不過,我沒有多想。如果想從有槍、有諸葛連弩的村長父子手中救出小哥,奪回草圖,這的確不失爲一個兩全其美的好辦法。

我們三個簡單的商量了一下,丫頭負責去山洞引來村長父子和小哥,我和秋雁去神祕的地下之城打開進入密室的機關,然後埋伏在密室前的樹林裏。一旦看見村長父子走進密室,就關上密室的石門。

可是有一個問題很讓我們頭疼,就是如何才能讓村長父子先走進密室而將丫頭和小哥留在石門外?

我們討論來討論去,都沒有想出一個很好的辦法。最後達成一致意見,走一步看一步,寄希望於變數。

我們三個在斷魂崖上背靠着幾塊山石,一覺睡到了天亮。我叫醒丫頭和秋雁,提醒她們該出發了。

丫頭狡黠的一笑,“大哥哥,事情成敗在此一舉!你放心,我不會有事的!”說完整了整衣服,轉身下了斷魂崖。

望着丫頭漸行漸遠的背影,我的心中升起一種很異常的感覺。

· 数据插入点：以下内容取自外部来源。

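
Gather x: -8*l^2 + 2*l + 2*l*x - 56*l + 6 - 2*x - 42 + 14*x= -8*l^2 - 54*l + x*(2*l + 12) - 36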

她說得對,事情成敗在此一舉,也到該結束的時候了。

我和秋雁沿着丫頭昨天沿途留下的那些標記,很快就找到了神祕的地下之城。地下之城大門頂端聳立着的那尊佛像的嘴角依然微微上翹,露出似笑非笑的獨特表情。

第二次來,沒有昨天那麼緊張了,我和秋雁手牽着手跨進大門、穿過那條長長地甬道,穿過兩道石門,就來到了那座陰森恐怖的密室之前。

昨天我和秋雁曾經在這密室的前面遭受一個沒看清楚的東西襲擊,所以心裏特別緊張。

我提醒着秋雁小心之後,細心的觀察秋雁昨天無意之中撞開密室機關打開石門的那面石壁,果然在石壁上找到了一個特別奇怪的圖案。

那圖案很小,成八卦形狀排列,左邊是一個黑色的月亮,右邊是一個紅色的太陽,中間是兩把血淋淋的長矛。